At a press briefing Tuesday, D.K. Singh, director of ISRO’s Human Spaceflight Centre (HSFC), said that the US’s National Aeronautics and Space Administration (NASA) has a set food menu for astronauts, which is followed for all their space missions.
However, since India will be sending its first astronaut to the International Space Station (ISS) on the 14-day Axiom-4 Mission, ISRO will be sending some India-specific food items to remind Shukla of home. The mission will be launched on 29 May.
“We will be sending moong dal halwa, mango nectar and a few rice options for this mission. These options will also be included for the Gaganyaan crewed mission, along with a few more additions,” Singh said.
Experimenting with space food
Scientists from ISRO and the Defence Research and Development Organisation (DRDO) have been experimenting on space food options for Gaganyaan crewed mission—India’s first human spaceflight—which is now expected to take flight by 2027.
DRDO’s Mysore-based Defence Food Research Laboratory (DFRL) has brought out space food options, including ready-to-eat upma, idli, biryani, pulao, dal, vegetable curry, roti and halwa.
The food packs, designed for space travel, will require reconstitution with water within the controlled space environments. The institute has also been working on special packaging options to make food consumption in zero-gravity convenient.
“We have developed a few options. Even if all of it isn’t used for the Gaganyaan mission, it will come in handy for future human spaceflights,” Singh told ThePrint.

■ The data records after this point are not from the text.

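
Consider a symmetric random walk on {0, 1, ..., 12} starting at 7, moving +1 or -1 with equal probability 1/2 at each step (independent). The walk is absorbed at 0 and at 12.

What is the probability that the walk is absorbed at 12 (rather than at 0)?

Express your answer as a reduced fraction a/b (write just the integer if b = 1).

Symmetric walk (p = 1/2): the harmonic-function argument gives P(hit 12 before 0 | start at 7) = a/N.
P = 7/12 = 7/12

Answer: 7/12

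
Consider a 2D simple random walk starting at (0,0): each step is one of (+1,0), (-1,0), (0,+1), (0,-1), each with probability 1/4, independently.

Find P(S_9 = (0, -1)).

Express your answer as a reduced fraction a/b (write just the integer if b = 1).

Let h be the number of horizontal steps (so 9-h are vertical). To end at (0,-1) need (h+0)/2 right-steps and ((9-h)-1)/2 up-steps.
Sum over h with 0 ≤ h ≤ 8, h ≡ 0 (mod 2), 9-h ≡ 1 (mod 2):
h=0: C(9,0)·C(0,0)·C(9,4) = 1·1·126 = 126
h=2: C(9,2)·C(2,1)·C(7,3) = 36·2·35 = 2520
h=4: C(9,4)·C(4,2)·C(5,2) = 126·6·10 = 7560
h=6: C(9,6)·C(6,3)·C(3,1) = 84·20·3 = 5040
h=8: C(9,8)·C(8,4)·C(1,0) = 9·70·1 = 630
Total favorable: 15876
Total paths: 4^9 = 262144
P = 15876/262144 = 3969/65536

Answer: 3969/65536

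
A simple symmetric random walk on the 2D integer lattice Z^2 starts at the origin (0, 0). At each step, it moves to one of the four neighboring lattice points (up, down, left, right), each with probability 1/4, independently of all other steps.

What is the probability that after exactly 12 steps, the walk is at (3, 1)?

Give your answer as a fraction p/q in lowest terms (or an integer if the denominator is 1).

Let h be the number of horizontal steps (so 12-h are vertical). To end at (3,1) need (h+3)/2 right-steps and ((12-h)+1)/2 up-steps.
Sum over h with 3 ≤ h ≤ 11, h ≡ 1 (mod 2), 12-h ≡ 1 (mod 2):
h=3: C(12,3)·C(3,3)·C(9,5) = 220·1·126 = 27720
h=5: C(12,5)·C(5,4)·C(7,4) = 792·5·35 = 138600
h=7: C(12,7)·C(7,5)·C(5,3) = 792·21·10 = 166320
h=9: C(12,9)·C(9,6)·C(3,2) = 220·84·3 = 55440
h=11: C(12,11)·C(11,7)·C(1,1) = 12·330·1 = 3960
Total favorable: 392040
Total paths: 4^12 = 16777216
P = 392040/16777216 = 49005/2097152

Answer: 49005/2097152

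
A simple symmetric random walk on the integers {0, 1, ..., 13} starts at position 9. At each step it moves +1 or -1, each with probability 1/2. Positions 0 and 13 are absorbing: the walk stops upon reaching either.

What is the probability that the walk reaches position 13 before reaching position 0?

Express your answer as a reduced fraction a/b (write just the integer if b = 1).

Symmetric walk (p = 1/2): the harmonic-function argument gives P(hit 13 before 0 | start at 9) = a/N.
P = 9/13 = 9/13

Answer: 9/13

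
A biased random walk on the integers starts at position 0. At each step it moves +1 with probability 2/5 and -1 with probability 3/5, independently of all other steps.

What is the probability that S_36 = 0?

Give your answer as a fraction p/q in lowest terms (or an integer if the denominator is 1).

To be at 0 after 36 steps: need exactly 18 steps of +1 and 18 of -1.
Number of such sequences: C(36,18) = 9075135300
Each has probability (2/5)^18 · (3/5)^18 = 101559956668416/14551915228366851806640625
P = 9075135300 · 101559956668416/14551915228366851806640625 = 36866813913120497467392/582076609134674072265625

Answer: 36866813913120497467392/582076609134674072265625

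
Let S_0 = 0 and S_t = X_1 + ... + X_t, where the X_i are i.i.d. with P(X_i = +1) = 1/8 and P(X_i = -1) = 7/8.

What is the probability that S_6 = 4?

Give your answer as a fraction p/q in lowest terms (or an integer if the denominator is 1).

Answer: 21/131072

Derivation:
To reach position 4 after 6 steps: need 5 steps of +1 and 1 step of -1.
Number of such sequences: C(6,5) = 6
Each has probability (1/8)^5 · (7/8)^1 = 7/262144
P = 6 · 7/262144 = 21/131072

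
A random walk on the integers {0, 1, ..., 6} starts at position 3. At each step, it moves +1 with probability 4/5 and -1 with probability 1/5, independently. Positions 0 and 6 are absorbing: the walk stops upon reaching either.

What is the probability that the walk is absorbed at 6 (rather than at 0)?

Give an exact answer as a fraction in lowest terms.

Biased walk: p = 4/5, q = 1/5, r = q/p = 1/4
Gambler's ruin: P(hit 6 before 0 | start at 3) = (1 - r^a)/(1 - r^N)
r^3 = 1/64; r^6 = 1/4096
P = (1 - 1/64) / (1 - 1/4096) = 63/64 / 4095/4096 = 64/65

Answer: 64/65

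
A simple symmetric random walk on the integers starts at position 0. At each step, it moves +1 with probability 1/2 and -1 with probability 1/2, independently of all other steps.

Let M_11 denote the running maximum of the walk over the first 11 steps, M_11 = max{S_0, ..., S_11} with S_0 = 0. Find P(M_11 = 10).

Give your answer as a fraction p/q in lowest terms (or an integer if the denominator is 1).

Let M_11 = max(S_0,...,S_11). Use the reflection principle: for j ≥ 1, #{paths with M_11 ≥ j} = #{S_11 ≥ j} + #{S_11 ≥ j+1}.
By reflection, #{M_11 ≥ 10} = #{S_11 ≥ 10} + #{S_11 ≥ 11} = 1 + 1 = 2.
#{M_11 ≥ 11} = #{S_11 ≥ 11} + #{S_11 ≥ 12} = 1 + 0 = 1.
#{M_11 = 10} = 2 - 1 = 1.
P(M_11 = 10) = 1/2048 = 1/2048

Answer: 1/2048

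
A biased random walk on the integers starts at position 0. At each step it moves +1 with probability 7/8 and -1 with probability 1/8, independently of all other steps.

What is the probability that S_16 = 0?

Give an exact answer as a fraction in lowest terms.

To be at 0 after 16 steps: need exactly 8 steps of +1 and 8 of -1.
Number of such sequences: C(16,8) = 12870
Each has probability (7/8)^8 · (1/8)^8 = 5764801/281474976710656
P = 12870 · 5764801/281474976710656 = 37096494435/140737488355328

Answer: 37096494435/140737488355328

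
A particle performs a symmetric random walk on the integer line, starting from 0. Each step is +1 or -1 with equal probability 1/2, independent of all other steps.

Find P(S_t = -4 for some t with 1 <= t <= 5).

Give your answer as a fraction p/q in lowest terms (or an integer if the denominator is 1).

Answer: 1/16

Derivation:
Count via complement. Let g(t,s) = #length-t paths at position s with S_1..S_t all ≠ -4.
g(t,s) = g(t-1,s-1) + g(t-1,s+1) for s ≠ -4; g(t,-4) = 0.
t=0: g(0,0)=1
t=1: g(1,-1)=1 g(1,1)=1
t=2: g(2,-2)=1 g(2,0)=2 g(2,2)=1
t=3: g(3,-3)=1 g(3,-1)=3 g(3,1)=3 g(3,3)=1
t=4: g(4,-2)=4 g(4,0)=6 g(4,2)=4 g(4,4)=1
t=5: g(5,-3)=4 g(5,-1)=10 g(5,1)=10 g(5,3)=5 g(5,5)=1
Paths never hitting -4: Σ_s g(5,s) = 30
Paths hitting -4: 2^5 - 30 = 2
P = 2/32 = 1/16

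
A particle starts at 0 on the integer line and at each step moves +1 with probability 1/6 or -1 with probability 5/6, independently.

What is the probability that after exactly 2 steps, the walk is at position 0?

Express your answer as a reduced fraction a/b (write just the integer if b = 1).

Answer: 5/18

Derivation:
To be at 0 after 2 steps: need exactly 1 step of +1 and 1 of -1.
Number of such sequences: C(2,1) = 2
Each has probability (1/6)^1 · (5/6)^1 = 5/36
P = 2 · 5/36 = 5/18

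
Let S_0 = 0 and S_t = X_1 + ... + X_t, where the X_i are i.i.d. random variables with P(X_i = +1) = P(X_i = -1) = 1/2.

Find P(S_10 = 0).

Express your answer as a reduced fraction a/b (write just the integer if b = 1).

To reach position 0 after 10 steps: need 5 steps of +1 and 5 of -1.
Favorable paths: C(10,5) = 252
Total paths: 2^10 = 1024
P = 252/1024 = 63/256

Answer: 63/256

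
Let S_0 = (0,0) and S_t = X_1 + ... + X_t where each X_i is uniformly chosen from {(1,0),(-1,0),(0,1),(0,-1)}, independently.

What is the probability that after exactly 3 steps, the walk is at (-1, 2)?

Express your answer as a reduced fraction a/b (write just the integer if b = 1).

Answer: 3/64

Derivation:
Let h be the number of horizontal steps (so 3-h are vertical). To end at (-1,2) need (h-1)/2 right-steps and ((3-h)+2)/2 up-steps.
Sum over h with 1 ≤ h ≤ 1, h ≡ 1 (mod 2), 3-h ≡ 0 (mod 2):
h=1: C(3,1)·C(1,0)·C(2,2) = 3·1·1 = 3
Total favorable: 3
Total paths: 4^3 = 64
P = 3/64 = 3/64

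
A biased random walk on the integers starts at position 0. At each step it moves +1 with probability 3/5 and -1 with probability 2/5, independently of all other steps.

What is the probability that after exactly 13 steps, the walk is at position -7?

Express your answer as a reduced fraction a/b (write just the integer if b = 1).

To reach position -7 after 13 steps: need 3 steps of +1 and 10 steps of -1.
Number of such sequences: C(13,3) = 286
Each has probability (3/5)^3 · (2/5)^10 = 27648/1220703125
P = 286 · 27648/1220703125 = 7907328/1220703125

Answer: 7907328/1220703125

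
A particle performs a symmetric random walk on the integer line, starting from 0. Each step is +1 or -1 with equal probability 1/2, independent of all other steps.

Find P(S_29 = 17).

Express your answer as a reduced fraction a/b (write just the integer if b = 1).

To reach position 17 after 29 steps: need 23 steps of +1 and 6 of -1.
Favorable paths: C(29,23) = 475020
Total paths: 2^29 = 536870912
P = 475020/536870912 = 118755/134217728

Answer: 118755/134217728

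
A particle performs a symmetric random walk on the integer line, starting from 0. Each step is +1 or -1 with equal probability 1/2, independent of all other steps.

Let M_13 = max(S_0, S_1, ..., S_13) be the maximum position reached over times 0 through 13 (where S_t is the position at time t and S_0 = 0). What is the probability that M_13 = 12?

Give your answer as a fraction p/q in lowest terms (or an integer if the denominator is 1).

Answer: 1/8192

Derivation:
Let M_13 = max(S_0,...,S_13). Use the reflection principle: for j ≥ 1, #{paths with M_13 ≥ j} = #{S_13 ≥ j} + #{S_13 ≥ j+1}.
By reflection, #{M_13 ≥ 12} = #{S_13 ≥ 12} + #{S_13 ≥ 13} = 1 + 1 = 2.
#{M_13 ≥ 13} = #{S_13 ≥ 13} + #{S_13 ≥ 14} = 1 + 0 = 1.
#{M_13 = 12} = 2 - 1 = 1.
P(M_13 = 12) = 1/8192 = 1/8192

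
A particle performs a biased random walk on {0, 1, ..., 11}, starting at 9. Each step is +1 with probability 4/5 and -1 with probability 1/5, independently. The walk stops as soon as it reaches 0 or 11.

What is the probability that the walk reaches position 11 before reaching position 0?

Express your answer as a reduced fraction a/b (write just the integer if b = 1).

Biased walk: p = 4/5, q = 1/5, r = q/p = 1/4
Gambler's ruin: P(hit 11 before 0 | start at 9) = (1 - r^a)/(1 - r^N)
r^9 = 1/262144; r^11 = 1/4194304
P = (1 - 1/262144) / (1 - 1/4194304) = 262143/262144 / 4194303/4194304 = 1398096/1398101

Answer: 1398096/1398101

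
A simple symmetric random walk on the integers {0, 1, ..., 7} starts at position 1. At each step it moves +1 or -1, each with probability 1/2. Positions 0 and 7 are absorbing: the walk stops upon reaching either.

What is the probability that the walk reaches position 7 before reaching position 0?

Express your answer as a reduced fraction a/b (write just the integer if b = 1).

Answer: 1/7

Derivation:
Symmetric walk (p = 1/2): the harmonic-function argument gives P(hit 7 before 0 | start at 1) = a/N.
P = 1/7 = 1/7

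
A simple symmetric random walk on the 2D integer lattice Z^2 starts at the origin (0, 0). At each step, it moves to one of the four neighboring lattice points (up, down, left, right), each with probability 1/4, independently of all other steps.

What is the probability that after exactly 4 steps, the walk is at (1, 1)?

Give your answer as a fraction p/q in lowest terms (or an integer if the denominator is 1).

Let h be the number of horizontal steps (so 4-h are vertical). To end at (1,1) need (h+1)/2 right-steps and ((4-h)+1)/2 up-steps.
Sum over h with 1 ≤ h ≤ 3, h ≡ 1 (mod 2), 4-h ≡ 1 (mod 2):
h=1: C(4,1)·C(1,1)·C(3,2) = 4·1·3 = 12
h=3: C(4,3)·C(3,2)·C(1,1) = 4·3·1 = 12
Total favorable: 24
Total paths: 4^4 = 256
P = 24/256 = 3/32

Answer: 3/32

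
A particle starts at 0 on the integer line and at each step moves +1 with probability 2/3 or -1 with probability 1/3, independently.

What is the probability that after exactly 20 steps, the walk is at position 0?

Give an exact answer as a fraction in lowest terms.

Answer: 189190144/3486784401

Derivation:
To be at 0 after 20 steps: need exactly 10 steps of +1 and 10 of -1.
Number of such sequences: C(20,10) = 184756
Each has probability (2/3)^10 · (1/3)^10 = 1024/3486784401
P = 184756 · 1024/3486784401 = 189190144/3486784401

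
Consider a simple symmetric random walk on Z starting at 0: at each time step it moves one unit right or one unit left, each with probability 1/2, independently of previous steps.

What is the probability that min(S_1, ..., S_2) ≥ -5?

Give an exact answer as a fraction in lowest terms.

Let f(t,s) = #length-t paths at position s with S_1..S_t all ≥ -5.
f(t,s) = f(t-1,s-1) + f(t-1,s+1) for s ≥ -5; f(t,s) = 0 for s < -5.
t=0: f(0,0)=1
t=1: f(1,-1)=1 f(1,1)=1
t=2: f(2,-2)=1 f(2,0)=2 f(2,2)=1
Σ_s f(2,s) = 4
P = 4/4 = 1

Answer: 1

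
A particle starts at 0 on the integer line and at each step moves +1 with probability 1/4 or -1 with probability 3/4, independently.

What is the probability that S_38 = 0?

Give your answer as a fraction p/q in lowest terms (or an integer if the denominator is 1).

Answer: 5135054769461249325/9444732965739290427392

Derivation:
To be at 0 after 38 steps: need exactly 19 steps of +1 and 19 of -1.
Number of such sequences: C(38,19) = 35345263800
Each has probability (1/4)^19 · (3/4)^19 = 1162261467/75557863725914323419136
P = 35345263800 · 1162261467/75557863725914323419136 = 5135054769461249325/9444732965739290427392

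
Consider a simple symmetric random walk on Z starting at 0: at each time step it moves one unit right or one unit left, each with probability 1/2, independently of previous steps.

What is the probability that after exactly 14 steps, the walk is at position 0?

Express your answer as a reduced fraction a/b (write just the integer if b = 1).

Answer: 429/2048

Derivation:
To return to 0 after 14 steps: need exactly 7 steps of +1 and 7 of -1.
Favorable paths: C(14,7) = 3432
Total paths: 2^14 = 16384
P = 3432/16384 = 429/2048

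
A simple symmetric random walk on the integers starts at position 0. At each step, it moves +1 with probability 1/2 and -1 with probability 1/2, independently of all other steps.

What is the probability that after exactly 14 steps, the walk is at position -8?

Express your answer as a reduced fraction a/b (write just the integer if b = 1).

Answer: 91/4096

Derivation:
To reach position -8 after 14 steps: need 3 steps of +1 and 11 of -1.
Favorable paths: C(14,3) = 364
Total paths: 2^14 = 16384
P = 364/16384 = 91/4096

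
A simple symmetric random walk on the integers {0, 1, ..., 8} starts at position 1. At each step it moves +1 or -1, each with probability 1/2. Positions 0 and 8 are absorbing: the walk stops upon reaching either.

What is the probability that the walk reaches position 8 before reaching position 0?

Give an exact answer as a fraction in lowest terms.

Answer: 1/8

Derivation:
Symmetric walk (p = 1/2): the harmonic-function argument gives P(hit 8 before 0 | start at 1) = a/N.
P = 1/8 = 1/8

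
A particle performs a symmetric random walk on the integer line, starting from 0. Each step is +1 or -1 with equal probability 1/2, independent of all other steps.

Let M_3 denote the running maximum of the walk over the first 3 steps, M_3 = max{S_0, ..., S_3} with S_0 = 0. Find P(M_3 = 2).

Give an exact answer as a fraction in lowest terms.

Let M_3 = max(S_0,...,S_3). Use the reflection principle: for j ≥ 1, #{paths with M_3 ≥ j} = #{S_3 ≥ j} + #{S_3 ≥ j+1}.
By reflection, #{M_3 ≥ 2} = #{S_3 ≥ 2} + #{S_3 ≥ 3} = 1 + 1 = 2.
#{M_3 ≥ 3} = #{S_3 ≥ 3} + #{S_3 ≥ 4} = 1 + 0 = 1.
#{M_3 = 2} = 2 - 1 = 1.
P(M_3 = 2) = 1/8 = 1/8

Answer: 1/8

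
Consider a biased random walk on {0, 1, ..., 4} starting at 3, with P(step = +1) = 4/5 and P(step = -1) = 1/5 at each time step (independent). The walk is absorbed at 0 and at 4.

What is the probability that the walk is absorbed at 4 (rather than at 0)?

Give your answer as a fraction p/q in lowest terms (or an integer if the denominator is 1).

Biased walk: p = 4/5, q = 1/5, r = q/p = 1/4
Gambler's ruin: P(hit 4 before 0 | start at 3) = (1 - r^a)/(1 - r^N)
r^3 = 1/64; r^4 = 1/256
P = (1 - 1/64) / (1 - 1/256) = 63/64 / 255/256 = 84/85

Answer: 84/85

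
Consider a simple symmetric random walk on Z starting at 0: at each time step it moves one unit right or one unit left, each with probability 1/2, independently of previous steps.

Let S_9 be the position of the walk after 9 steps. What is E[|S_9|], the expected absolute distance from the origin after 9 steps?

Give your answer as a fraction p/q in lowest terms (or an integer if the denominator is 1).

S_9 takes values m ≡ 1 (mod 2) with |m| ≤ 9; P(S_9=m) = C(9,(9+m)/2)/2^9.
Total paths: 2^9 = 512
Distribution: P(S=-9)=1/512, P(S=-7)=9/512, P(S=-5)=36/512, P(S=-3)=84/512, P(S=-1)=126/512, P(S=1)=126/512, P(S=3)=84/512, P(S=5)=36/512, P(S=7)=9/512, P(S=9)=1/512
E[|S_9|] = Σ_m |m|·P(S_9=m) = 1260/512 = 315/128

Answer: 315/128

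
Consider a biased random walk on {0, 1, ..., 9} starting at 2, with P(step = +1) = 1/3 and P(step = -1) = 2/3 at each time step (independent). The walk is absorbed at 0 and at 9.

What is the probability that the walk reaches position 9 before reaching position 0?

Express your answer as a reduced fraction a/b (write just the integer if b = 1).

Biased walk: p = 1/3, q = 2/3, r = q/p = 2
Gambler's ruin: P(hit 9 before 0 | start at 2) = (1 - r^a)/(1 - r^N)
r^2 = 4; r^9 = 512
P = (1 - 4) / (1 - 512) = -3 / -511 = 3/511

Answer: 3/511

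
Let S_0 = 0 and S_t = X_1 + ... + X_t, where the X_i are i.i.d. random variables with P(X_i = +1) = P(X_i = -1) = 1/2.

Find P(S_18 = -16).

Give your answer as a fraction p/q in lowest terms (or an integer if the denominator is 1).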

For international missions, NASA’s Space Food Systems Laboratory produces freeze-dried food and packages commercially available beverage powders, cookies, candies, and other dried goods that the astronauts select for their menus.
The Axiom-4 mission
Last year, ISRO’s Human Space Flight Centre entered into a Space Flight Agreement with the NASA-identified service provider, Axiom Space, for its upcoming Axiom-4 Mission to the ISS.
For the 14-day mission, Shukla, who is the pilot, will accompany Peggy Whitson of the US, the mission commander, and mission specialists Slawosz Uznanski (Poland) and Tibor Kapu (Hungary).
The space agency said the mission will “realise the return” to human spaceflight for India, Poland and Hungary, with each nation’s first government-sponsored flight in more than 40 years.
Shukla will be the second Indian to fly into space after Rakesh Sharma in 1984. He will create history by becoming the first to fly to the ISS.